Volume 7 Supplement 1
Maximizing the explanation of cost and LOS variation while minimizing the effects of coding
© Gerson and Perry; licensee BioMed Central Ltd. 2007
Published: 26 November 2007
In the spring of 2007, the Canadian Institute for Health Information (CIHI) introduced CMG+ (Case Mix Groups+), Canada's acute inpatient hospital grouping methodology. CMG+ uses administrative and clinical data to group patients into clinically relevant and resource-homogeneous groups. CMG+ identifies 21 major clinical categories (MCC), similar to Major Diagnostic Categories (MDC), and 558 CMG (analogous to DRG). CMG+ is an ICD-10-CA and CCI-native grouping methodology that replaces the ICD-9 and CCP based CMG/Plx methodology. (CCI is the Canadian Classification of Health Interventions.)
The impetus for developing a new acute care grouping methodology was two-fold: 1. To maximize the benefits associated with the clinical specificity provided in the updated classification systems ICD-10-CA and CCI. 2. To address the concerns related to coding variation that was observed in the previous CMG/Plx methodology. The complexity (Plx) component of the methodology, introduced in 1997, relied almost solely on comorbid conditions.
Data mining demonstrated that during the five year period between 1997 and 2001 there was a noticeable increase in the number of comorbid conditions coded in Canadian hospitals. Some portion of this change can be attributed to changing mix of patients and more complete coding; however, much of the increase occurred as a result of unclear rules for capturing comorbid conditions and inconsistent application of coding standards. Due to these inconsistencies, case mix comparisons across hospitals and jurisdictions became increasingly more difficult.
One of the goals in the development of the new CMG+ methodology was to minimize the reliance on comorbid conditions and thus to some extent, minimize the effect of inconsistent diagnosis coding. To do so, CIHI introduced a factor methodology based heavily on interventions, in an attempt to refine the grouping methodology and maximize the explanation of cost and length of stay variation. A methodology based heavily on interventions is less susceptible to coding variation since there is less need for interpretation by the coder and interventions are more easily audited: an intervention either took place or it did not and it was either documented or it was not. As well, although the use of comorbid conditions was not eliminated, the number of conditions considered in the methodology was drastically reduced.

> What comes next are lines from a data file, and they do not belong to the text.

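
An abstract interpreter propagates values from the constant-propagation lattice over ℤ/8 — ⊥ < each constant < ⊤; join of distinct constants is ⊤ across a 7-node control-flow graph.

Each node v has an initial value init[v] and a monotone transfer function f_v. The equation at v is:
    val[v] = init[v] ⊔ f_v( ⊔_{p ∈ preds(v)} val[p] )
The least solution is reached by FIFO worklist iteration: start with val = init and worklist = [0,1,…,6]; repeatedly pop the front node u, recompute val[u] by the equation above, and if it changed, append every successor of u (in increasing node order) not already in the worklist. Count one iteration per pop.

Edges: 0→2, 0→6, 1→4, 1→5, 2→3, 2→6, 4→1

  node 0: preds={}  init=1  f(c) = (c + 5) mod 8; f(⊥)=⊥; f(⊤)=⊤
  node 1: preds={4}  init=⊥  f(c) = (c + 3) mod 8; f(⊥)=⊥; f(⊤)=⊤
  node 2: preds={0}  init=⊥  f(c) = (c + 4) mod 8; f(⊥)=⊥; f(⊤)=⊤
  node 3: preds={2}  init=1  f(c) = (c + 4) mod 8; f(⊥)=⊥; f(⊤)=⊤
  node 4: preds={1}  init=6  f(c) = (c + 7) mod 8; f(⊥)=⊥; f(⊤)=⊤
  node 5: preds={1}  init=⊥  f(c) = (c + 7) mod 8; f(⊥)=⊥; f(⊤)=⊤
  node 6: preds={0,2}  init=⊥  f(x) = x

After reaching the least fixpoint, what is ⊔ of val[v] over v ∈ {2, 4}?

Iteration log — 10 steps:
  step 1. node 0  ⊔preds=⊥  new=1  stable
  step 2. node 1  ⊔preds=6  new=1  old=⊥  +wl: 
  step 3. node 2  ⊔preds=1  new=5  old=⊥  +wl: 
  step 4. node 3  ⊔preds=5  new=1  stable
  step 5. node 4  ⊔preds=1  new=⊤  old=6  +wl: 1
  step 6. node 5  ⊔preds=1  new=0  old=⊥  +wl: 
  step 7. node 6  ⊔preds=⊤  new=⊤  old=⊥  +wl: 
  step 8. node 1  ⊔preds=⊤  new=⊤  old=1  +wl: 4,5
  step 9. node 4  ⊔preds=⊤  new=⊤  stable
  step 10. node 5  ⊔preds=⊤  new=⊤  old=0  +wl: 

Least fixpoint reached:
  node 0: 1
  node 1: ⊤
  node 2: 5
  node 3: 1
  node 4: ⊤
  node 5: ⊤
  node 6: ⊤

⊤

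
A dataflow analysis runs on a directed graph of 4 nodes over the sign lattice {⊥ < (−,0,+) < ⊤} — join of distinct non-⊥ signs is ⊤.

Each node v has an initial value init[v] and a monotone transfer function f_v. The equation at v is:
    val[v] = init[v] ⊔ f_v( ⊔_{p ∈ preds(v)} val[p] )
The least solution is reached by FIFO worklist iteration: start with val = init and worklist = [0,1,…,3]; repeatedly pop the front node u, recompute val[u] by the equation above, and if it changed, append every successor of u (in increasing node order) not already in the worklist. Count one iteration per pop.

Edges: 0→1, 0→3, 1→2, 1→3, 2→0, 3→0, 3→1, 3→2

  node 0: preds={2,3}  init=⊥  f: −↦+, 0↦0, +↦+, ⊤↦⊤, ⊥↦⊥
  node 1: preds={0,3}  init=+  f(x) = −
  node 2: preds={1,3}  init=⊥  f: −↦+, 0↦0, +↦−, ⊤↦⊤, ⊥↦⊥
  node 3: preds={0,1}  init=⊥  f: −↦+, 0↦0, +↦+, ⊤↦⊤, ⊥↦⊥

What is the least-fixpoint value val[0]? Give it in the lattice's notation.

⊤

Iteration log — 8 steps:
  step 1. node 0  ⊔preds=⊥  new=⊥  stable
  step 2. node 1  ⊔preds=⊥  new=⊤  old=+  +wl: 
  step 3. node 2  ⊔preds=⊤  new=⊤  old=⊥  +wl: 0
  step 4. node 3  ⊔preds=⊤  new=⊤  old=⊥  +wl: 1,2
  step 5. node 0  ⊔preds=⊤  new=⊤  old=⊥  +wl: 3
  step 6. node 1  ⊔preds=⊤  new=⊤  stable
  step 7. node 2  ⊔preds=⊤  new=⊤  stable
  step 8. node 3  ⊔preds=⊤  new=⊤  stable

Least fixpoint reached:
  node 0: ⊤
  node 1: ⊤
  node 2: ⊤
  node 3: ⊤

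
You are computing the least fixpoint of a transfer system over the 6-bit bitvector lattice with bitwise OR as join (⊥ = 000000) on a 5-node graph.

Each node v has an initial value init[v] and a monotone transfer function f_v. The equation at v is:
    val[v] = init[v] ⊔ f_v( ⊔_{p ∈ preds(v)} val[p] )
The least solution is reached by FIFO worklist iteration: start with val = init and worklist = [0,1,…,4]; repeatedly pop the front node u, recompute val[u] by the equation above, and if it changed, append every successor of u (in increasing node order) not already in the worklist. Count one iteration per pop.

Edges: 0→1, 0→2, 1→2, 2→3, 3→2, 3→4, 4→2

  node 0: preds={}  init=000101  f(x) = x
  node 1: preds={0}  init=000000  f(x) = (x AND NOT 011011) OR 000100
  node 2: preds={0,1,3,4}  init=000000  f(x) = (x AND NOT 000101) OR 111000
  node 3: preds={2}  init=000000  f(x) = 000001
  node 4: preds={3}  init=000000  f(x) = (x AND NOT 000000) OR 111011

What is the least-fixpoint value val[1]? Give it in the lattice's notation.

000100

Iteration log — 7 steps:
  step 1. node 0  ⊔preds=000000  new=000101  stable
  step 2. node 1  ⊔preds=000101  new=000100  old=000000  +wl: 
  step 3. node 2  ⊔preds=000101  new=111000  old=000000  +wl: 
  step 4. node 3  ⊔preds=111000  new=000001  old=000000  +wl: 2
  step 5. node 4  ⊔preds=000001  new=111011  old=000000  +wl: 
  step 6. node 2  ⊔preds=111111  new=111010  old=111000  +wl: 3
  step 7. node 3  ⊔preds=111010  new=000001  stable

Least fixpoint reached:
  node 0: 000101
  node 1: 000100
  node 2: 111010
  node 3: 000001
  node 4: 111011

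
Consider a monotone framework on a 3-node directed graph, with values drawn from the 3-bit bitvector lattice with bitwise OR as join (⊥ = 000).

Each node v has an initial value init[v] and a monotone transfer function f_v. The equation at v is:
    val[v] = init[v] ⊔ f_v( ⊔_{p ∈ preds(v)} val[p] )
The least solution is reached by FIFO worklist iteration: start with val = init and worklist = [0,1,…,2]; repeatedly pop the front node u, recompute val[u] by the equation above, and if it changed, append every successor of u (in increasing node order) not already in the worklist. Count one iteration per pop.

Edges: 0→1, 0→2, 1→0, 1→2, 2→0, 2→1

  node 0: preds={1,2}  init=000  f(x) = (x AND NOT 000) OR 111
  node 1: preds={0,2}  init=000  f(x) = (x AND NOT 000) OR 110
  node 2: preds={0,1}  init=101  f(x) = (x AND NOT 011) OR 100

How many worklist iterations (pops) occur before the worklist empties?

4

Trace (4 dequeues):
  [1] u=0 | in 101 | out 111 | prev 000 | push {}
  [2] u=1 | in 111 | out 111 | prev 000 | push {0}
  [3] u=2 | in 111 | out 101 | ==
  [4] u=0 | in 111 | out 111 | ==

Converged values:
  [0] 111
  [1] 111
  [2] 101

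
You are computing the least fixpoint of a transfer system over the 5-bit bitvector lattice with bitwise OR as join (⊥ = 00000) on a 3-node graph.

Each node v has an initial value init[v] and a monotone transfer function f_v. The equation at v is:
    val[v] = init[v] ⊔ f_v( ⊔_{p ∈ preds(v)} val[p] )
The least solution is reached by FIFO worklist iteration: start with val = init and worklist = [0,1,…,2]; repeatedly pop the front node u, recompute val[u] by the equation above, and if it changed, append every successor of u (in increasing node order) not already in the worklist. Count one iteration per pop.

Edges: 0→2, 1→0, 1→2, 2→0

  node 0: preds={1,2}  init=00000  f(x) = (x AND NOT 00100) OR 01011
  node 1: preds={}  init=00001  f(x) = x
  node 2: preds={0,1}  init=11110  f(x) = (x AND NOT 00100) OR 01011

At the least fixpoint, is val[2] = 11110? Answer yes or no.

Trace (4 dequeues):
  [1] u=0 | in 11111 | out 11011 | prev 00000 | push {}
  [2] u=1 | in 00000 | out 00001 | ==
  [3] u=2 | in 11011 | out 11111 | prev 11110 | push {0}
  [4] u=0 | in 11111 | out 11011 | ==

Converged values:
  [0] 11011
  [1] 00001
  [2] 11111

no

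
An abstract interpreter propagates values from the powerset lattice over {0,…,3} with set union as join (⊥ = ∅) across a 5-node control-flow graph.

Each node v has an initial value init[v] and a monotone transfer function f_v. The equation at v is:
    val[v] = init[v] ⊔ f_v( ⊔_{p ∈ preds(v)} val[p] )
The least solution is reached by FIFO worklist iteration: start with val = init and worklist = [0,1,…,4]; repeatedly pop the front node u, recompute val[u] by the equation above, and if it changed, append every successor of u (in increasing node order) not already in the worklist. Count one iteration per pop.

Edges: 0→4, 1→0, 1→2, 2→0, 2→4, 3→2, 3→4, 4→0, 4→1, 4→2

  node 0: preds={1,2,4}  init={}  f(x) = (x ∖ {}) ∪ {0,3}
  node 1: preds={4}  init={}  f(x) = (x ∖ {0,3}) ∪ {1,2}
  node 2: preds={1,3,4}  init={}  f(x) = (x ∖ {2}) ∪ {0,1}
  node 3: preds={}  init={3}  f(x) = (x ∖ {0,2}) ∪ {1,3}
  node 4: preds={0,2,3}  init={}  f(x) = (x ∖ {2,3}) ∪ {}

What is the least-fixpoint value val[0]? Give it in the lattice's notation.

Worklist (9 pops):
  #1 pop 0: in={} → {0,3} (was {}); enqueue []
  #2 pop 1: in={} → {1,2} (was {}); enqueue [0]
  #3 pop 2: in={1,2,3} → {0,1,3} (was {}); enqueue []
  #4 pop 3: in={} → {1,3} (was {3}); enqueue [2]
  #5 pop 4: in={0,1,3} → {0,1} (was {}); enqueue [1]
  #6 pop 0: in={0,1,2,3} → {0,1,2,3} (was {0,3}); enqueue [4]
  #7 pop 2: in={0,1,2,3} → {0,1,3} (no change)
  #8 pop 1: in={0,1} → {1,2} (no change)
  #9 pop 4: in={0,1,2,3} → {0,1} (no change)

Fixpoint:
  val[0] = {0,1,2,3}
  val[1] = {1,2}
  val[2] = {0,1,3}
  val[3] = {1,3}
  val[4] = {0,1}

{0,1,2,3}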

The paper will highlight the rigorous approach used to identify comorbid conditions that remain as a part of the CMG+ grouping methodology. Details will be provided on the process of establishing minimum cost impacts for the presence of each comorbid condition and establishing minimum data quality results based on a large scale reabstraction study. Additionally, the paper will demonstrate through an R-Square analysis the significant effect of the three intervention-based factors: Flagged Interventions, Intervention Event and Out of Hospital Intervention factor. The new CMG+ methodology with the intervention-based factors will be compared to the previous CMG/Plx methodology to demonstrate a marked improvement in ability to account for cost and LOS variation.
This article is published under license to BioMed Central Ltd.